Unsuppressed by the concrete poured over them, fierce desert weeds curled out of the sidewalk cracks beneath our feet as Argentine muralist and street artist Pastel and I ambled down Second Street in the direction of coffee under the freak intensity of an early March sun. Over the course of our walk, we almost made the total distance between the two murals Pastel has painted on large swatches of buildings Downtown, one at the Sanitary Tortilla Factory and the other at the Tower Building (the decades-old brick and metal structure on Marquette and Second Street, once an icehouse, then a warehouse, then a radio station, now soon-to-be artist studios and apartments). Pastel was born and raised in Buenos Aires and even went to school there for architecture, but has spent the better part of the last several years traveling, and in each new destination decorating the city's walls with large-scale botanical murals that throw tiny, often ignored native plants into stark relief against the man-made environment. It is a language transcribed onto an urban palette, and across Pastel's body of work, it is evidenced as truly his own.
“First I started painting just for fun, like graffiti,” Pastel explained, tidily dispatching a double shot of espresso on a very brief break from work (both of these massive murals had to be completed in about two weeks). “Then, I studied architecture … but I never wanted to be a regular architect, I'm not so interested in constructions. I think there are already too many constructions in cities. … So, I started to mix ... architecture concepts [with] what it means to paint on the streets, and I realized that was the way I wanted to make architecture. That's when I started to paint.” He quit the architecture firm where he had been working and began to paint in earnest. He has since put murals up all over the world—throughout South, North and Central America, across Europe, in Australia and in Southeast Asia (for those counting, that only leaves Africa and Antarctica before Pastel has worked on every continent). Though he undeniably has some clout to be boastful of, he is unabashedly humble—pointing out that he just paints the weeds that grow in the sidewalk cracks and uses the colors that he sees in the landscape around him. Every time I complimented his work, his serious expression transformed into an honest-to-god, genuine smile as he answered with a polite, maybe even slightly embarrassed, “Thank you.”
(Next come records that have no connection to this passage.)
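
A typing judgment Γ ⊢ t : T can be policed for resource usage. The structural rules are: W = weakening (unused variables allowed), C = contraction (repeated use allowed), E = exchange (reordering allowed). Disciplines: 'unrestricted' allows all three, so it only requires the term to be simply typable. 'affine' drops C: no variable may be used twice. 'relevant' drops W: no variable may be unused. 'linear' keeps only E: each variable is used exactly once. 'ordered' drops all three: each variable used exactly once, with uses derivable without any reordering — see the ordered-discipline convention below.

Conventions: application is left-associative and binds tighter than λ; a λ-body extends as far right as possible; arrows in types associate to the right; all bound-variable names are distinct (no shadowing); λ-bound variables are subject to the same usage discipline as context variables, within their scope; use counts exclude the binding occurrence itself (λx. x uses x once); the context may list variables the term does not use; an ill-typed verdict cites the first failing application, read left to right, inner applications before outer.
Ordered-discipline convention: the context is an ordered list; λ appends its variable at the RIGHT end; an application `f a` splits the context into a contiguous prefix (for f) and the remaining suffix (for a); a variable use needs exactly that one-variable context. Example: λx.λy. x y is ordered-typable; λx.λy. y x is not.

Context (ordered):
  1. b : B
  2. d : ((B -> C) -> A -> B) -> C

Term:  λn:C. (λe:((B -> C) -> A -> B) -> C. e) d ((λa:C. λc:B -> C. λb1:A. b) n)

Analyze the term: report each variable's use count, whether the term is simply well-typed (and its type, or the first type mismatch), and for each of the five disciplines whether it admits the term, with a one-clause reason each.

use counts: b: 1; d: 1; n (λ-bound): 1; e (λ-bound): 1; a (λ-bound): 0; c (λ-bound): 0; b1 (λ-bound): 0
uses in reading order: e, d, b, n
typing: the term checks, with type C -> C
ordered ✗ (needs weakening: a, c, b1 unused)
linear ✗ (needs weakening: a, c, b1 unused)
affine ✓ (none of b, d, n, e, a, c, b1 used more than once)
relevant ✗ (needs weakening: a, c, b1 unused)
unrestricted ✓ (well-typed at C -> C; no restrictions here)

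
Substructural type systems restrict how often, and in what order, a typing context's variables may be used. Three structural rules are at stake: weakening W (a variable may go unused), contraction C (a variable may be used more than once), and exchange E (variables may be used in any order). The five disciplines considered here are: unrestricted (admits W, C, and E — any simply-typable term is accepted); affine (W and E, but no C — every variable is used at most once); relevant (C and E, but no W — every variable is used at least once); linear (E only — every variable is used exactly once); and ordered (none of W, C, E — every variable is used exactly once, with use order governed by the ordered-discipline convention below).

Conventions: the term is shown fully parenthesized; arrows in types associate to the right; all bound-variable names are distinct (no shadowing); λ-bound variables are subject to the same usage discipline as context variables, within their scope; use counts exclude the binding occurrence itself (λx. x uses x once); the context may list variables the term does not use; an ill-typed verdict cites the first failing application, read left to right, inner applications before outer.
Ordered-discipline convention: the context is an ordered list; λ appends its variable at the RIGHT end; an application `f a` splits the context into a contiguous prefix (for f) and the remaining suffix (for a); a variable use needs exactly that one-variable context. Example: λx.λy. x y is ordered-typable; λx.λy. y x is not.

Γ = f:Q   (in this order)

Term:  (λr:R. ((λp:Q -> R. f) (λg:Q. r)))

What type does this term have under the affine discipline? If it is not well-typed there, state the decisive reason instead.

term : R -> Q
variable uses: f=1; r (bound)=1; p (bound)=0; g (bound)=0
order of uses: f, r
typing: well-typed at R -> Q
all disciplines: ordered ✗; linear ✗; affine ✓; relevant ✗; unrestricted ✓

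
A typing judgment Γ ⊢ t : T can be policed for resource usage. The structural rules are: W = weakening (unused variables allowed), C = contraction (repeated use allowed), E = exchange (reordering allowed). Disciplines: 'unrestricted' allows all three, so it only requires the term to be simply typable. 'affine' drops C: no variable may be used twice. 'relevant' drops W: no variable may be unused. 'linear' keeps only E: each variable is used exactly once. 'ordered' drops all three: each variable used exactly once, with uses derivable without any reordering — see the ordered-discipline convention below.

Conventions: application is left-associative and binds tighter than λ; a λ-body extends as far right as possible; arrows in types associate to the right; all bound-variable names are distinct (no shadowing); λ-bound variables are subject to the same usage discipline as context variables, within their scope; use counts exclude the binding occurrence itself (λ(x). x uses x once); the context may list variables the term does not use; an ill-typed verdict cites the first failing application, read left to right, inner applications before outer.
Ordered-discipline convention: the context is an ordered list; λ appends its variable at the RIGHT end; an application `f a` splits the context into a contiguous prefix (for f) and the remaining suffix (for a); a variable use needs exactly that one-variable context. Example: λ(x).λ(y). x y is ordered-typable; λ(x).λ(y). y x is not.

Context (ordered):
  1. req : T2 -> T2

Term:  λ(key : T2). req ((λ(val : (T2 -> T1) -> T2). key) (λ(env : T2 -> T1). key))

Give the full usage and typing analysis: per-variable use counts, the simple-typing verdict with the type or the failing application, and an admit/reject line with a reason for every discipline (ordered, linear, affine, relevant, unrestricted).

variable uses: req=1; key [bound]=2; val [bound]=0; env [bound]=0
use order (left to right): req, key, key
typing: ✓ — T2 -> T2
ordered: ✗, key ×2 used more than once (contraction); unused: val, env — weakening required
linear: ✗, key ×2 used more than once (contraction); unused: val, env — weakening required
affine: ✗, key ×2 used more than once (contraction)
relevant: ✗, unused: val, env — weakening required
unrestricted: ✓, simply typable at T2 -> T2; W, C, E all held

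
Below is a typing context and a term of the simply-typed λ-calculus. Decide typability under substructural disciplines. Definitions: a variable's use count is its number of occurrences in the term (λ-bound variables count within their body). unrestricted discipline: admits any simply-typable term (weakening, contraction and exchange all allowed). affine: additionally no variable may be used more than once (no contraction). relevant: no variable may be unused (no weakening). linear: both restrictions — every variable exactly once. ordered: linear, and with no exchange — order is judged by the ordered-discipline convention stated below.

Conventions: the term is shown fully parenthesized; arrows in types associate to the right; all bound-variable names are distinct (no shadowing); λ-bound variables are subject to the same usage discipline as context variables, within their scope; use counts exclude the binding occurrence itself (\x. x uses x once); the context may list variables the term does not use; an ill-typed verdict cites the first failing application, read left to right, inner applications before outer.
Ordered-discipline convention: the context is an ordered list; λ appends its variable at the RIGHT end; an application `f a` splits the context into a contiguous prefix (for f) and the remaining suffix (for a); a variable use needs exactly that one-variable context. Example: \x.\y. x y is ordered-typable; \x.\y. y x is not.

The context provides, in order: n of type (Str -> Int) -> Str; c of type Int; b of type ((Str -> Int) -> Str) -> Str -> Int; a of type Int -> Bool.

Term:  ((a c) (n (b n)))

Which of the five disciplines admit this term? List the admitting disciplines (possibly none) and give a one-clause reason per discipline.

admitting disciplines: none
usage: n: 2, c: 1, b: 1, a: 1
left-to-right use order: a, c, n, b, n
typing: ill-typed: non-function type Bool applied to an argument
ordered ✗ (the type mismatch rejects it)
linear ✗ (not simply typable)
affine ✗ (fails simple typing)
relevant ✗ (a type mismatch blocks all five)
unrestricted ✗ (the type mismatch rejects it)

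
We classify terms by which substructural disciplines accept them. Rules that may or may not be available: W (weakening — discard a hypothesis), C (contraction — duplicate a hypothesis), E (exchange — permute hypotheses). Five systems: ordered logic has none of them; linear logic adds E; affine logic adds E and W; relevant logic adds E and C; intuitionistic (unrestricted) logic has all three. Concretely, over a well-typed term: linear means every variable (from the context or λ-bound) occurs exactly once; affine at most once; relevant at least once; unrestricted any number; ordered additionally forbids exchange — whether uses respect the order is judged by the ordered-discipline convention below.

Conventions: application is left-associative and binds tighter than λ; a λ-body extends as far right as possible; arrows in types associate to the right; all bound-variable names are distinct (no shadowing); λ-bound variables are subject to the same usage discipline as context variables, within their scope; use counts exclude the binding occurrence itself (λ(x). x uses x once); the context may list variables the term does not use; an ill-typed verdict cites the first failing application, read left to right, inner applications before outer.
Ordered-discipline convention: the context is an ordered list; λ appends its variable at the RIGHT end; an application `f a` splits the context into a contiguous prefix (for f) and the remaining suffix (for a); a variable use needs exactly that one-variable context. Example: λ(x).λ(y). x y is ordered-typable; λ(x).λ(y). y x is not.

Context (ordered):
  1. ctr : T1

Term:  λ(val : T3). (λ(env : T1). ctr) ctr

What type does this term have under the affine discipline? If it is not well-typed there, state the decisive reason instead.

not well-typed under affine — repeated use of ctr ×2
counts: ctr: 2×; val (λ-bound): 0×; env (λ-bound): 0×
left-to-right use order: ctr, ctr
typing: the term checks, with type T3 -> T1
all disciplines: ordered ✗; linear ✗; affine ✗; relevant ✗; unrestricted ✓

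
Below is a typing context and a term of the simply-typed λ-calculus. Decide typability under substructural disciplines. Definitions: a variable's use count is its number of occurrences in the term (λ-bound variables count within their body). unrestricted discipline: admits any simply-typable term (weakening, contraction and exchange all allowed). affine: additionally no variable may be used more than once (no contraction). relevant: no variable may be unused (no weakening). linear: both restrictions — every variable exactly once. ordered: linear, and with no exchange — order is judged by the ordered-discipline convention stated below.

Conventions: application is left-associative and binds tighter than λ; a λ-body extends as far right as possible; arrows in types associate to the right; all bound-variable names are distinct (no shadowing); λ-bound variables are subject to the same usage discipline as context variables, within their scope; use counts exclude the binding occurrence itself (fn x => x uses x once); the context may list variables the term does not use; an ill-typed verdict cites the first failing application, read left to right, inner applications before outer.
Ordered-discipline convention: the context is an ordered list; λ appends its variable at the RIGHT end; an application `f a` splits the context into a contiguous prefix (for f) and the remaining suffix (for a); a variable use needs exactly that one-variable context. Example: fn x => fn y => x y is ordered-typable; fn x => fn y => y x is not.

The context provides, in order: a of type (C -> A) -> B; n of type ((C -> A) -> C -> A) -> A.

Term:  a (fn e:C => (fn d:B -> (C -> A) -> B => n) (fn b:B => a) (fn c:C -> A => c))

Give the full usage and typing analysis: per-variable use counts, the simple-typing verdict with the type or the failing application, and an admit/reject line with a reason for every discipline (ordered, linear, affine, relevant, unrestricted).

use counts: a=2; n=1; e (bound)=0; d (bound)=0; b (bound)=0; c (bound)=1
use order (left to right): a, n, a, c
typing: ✓ — B
ordered: ✗ — a ×2 used more than once (contraction); unused: e, d, b — weakening required
linear: ✗ — a ×2 used more than once (contraction); unused: e, d, b — weakening required
affine: ✗ — a ×2 used more than once (contraction)
relevant: ✗ — unused: e, d, b — weakening required
unrestricted: ✓ — well-typed at B; no restrictions here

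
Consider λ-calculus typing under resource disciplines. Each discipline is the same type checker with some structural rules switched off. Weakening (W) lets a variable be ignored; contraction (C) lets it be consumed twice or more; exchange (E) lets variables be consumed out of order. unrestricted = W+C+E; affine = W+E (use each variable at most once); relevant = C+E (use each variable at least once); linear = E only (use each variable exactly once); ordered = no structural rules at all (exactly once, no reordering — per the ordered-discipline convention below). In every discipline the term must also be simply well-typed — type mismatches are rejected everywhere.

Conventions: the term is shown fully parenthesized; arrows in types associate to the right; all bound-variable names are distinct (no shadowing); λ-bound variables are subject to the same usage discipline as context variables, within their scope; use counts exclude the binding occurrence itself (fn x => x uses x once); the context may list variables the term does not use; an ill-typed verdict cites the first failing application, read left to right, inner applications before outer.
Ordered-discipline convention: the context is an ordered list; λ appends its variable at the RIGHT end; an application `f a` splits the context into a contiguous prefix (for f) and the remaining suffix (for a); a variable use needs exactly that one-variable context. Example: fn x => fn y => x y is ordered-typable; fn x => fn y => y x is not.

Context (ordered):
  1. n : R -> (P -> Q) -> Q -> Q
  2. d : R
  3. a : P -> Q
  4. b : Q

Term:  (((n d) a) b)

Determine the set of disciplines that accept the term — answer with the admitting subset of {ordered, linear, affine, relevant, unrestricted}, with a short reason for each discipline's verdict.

admitted in: ordered, linear, affine, relevant, unrestricted
use counts: n: 1×, d: 1×, a: 1×, b: 1×
order of uses: n, d, a, b
typing: well-typed at Q
ordered ✓ (single-use (n, d, a, b), ordered derivation ok)
linear ✓ (single use per variable (n, d, a, b))
affine ✓ (at most one use each (n, d, a, b))
relevant ✓ (every one of n, d, a, b appears)
unrestricted ✓ (well-typed at Q; no restrictions here)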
The murals Pastel is creating in Albuquerque depict flowering indigenous species like artemesia and aloysia, so I asked the obvious question: “Why plants?” He looked out the window for beat. “That is the best question,” he offered, before pausing for another long interval, eyes trained on the parking lot and gray cityscape outside. “When I started to make architecture … I started to understand that there are many hidden actors all around,” he began. “Like graffiti is a social actor … the color is an actor, because it is changing [the landscape]. … In cities, human developers are trying to make everything neat and pour concrete all over, but they are doing it in a bad way, they always make mistakes and there appear some breaks, and plants start to grow. It is like a reflection of the wrong way that modern cities and societies are growing. … These little plants are still social actors, but super quiet, because no one is paying attention.” The solution: put them on a scale that everyone will notice, though he is quick to point out that he is not always attracted to working in such a colossal scope and has every belief that the smallest canvas can disrupt and inspire, but the scale of the work has to be a human one.
The plants aren't just an assessment of modern development, they also reflect the environment back to the city's people. Pastel spends a generous amount of time researching each city he will paint in before he arrives—its history, people, geography, culture and flora—and then arrives on-site to observe the wall and its role in the immediate landscape. “I think [these] murals … can make the local identity stronger,” he elaborated. “If you try to learn as much as you can about a place, you will know better what it needs. Sometimes it doesn't need anything, sometimes there is some work to do. … but I don't always think that the space needs a mural … It's [about] being honest with a place.” Pastel used to describe his work as “urban acupuncture,” because growing up in a big city, he never agreed that the only path to progress was to continue building and to build on a large-scale. “I always lived among concrete buildings” he elaborated, and so, he came to focus on the ignored spaces in between them—underpasses, empty lots, subway exits—“maybe they are places without a real function or identity, but people are living there or passing by” and by transforming those spaces, a resonant impact can be made that reverberates across the cityscape. “I'm happy to work in that space.”
The murals—set to be completed by the time this article goes to print—were created in anticipation of Cross Pollination, an exhibition coming soon to 516 ARTS that examines the critical role of pollinators in the world's food supply and also bears weight as a metaphor. “Nature, the plants, the animals, the immigrants, the buildings, the city, the urban landscape, the people who plan it: It is all cross-pollination,” Pastel, who will also have a print in the formal exhibition later this year, mused without failing to recognize how his own journeys figure into the analogy. “I didn't used to take much of a perspective on what I do. But when I am made to stop and think about it, it is super strange. Like, traveling and painting?” He opened his palms in a gesture of admission to the rare and surprising opportunities, metaphors and canvases that life has presented to him, a boy who grew up wanting to be a soccer player, then an architect, and now travels to every corner of the world with the tools of his trade: brushes, sketches and paint-spattered jeans. “You know … it is really good.”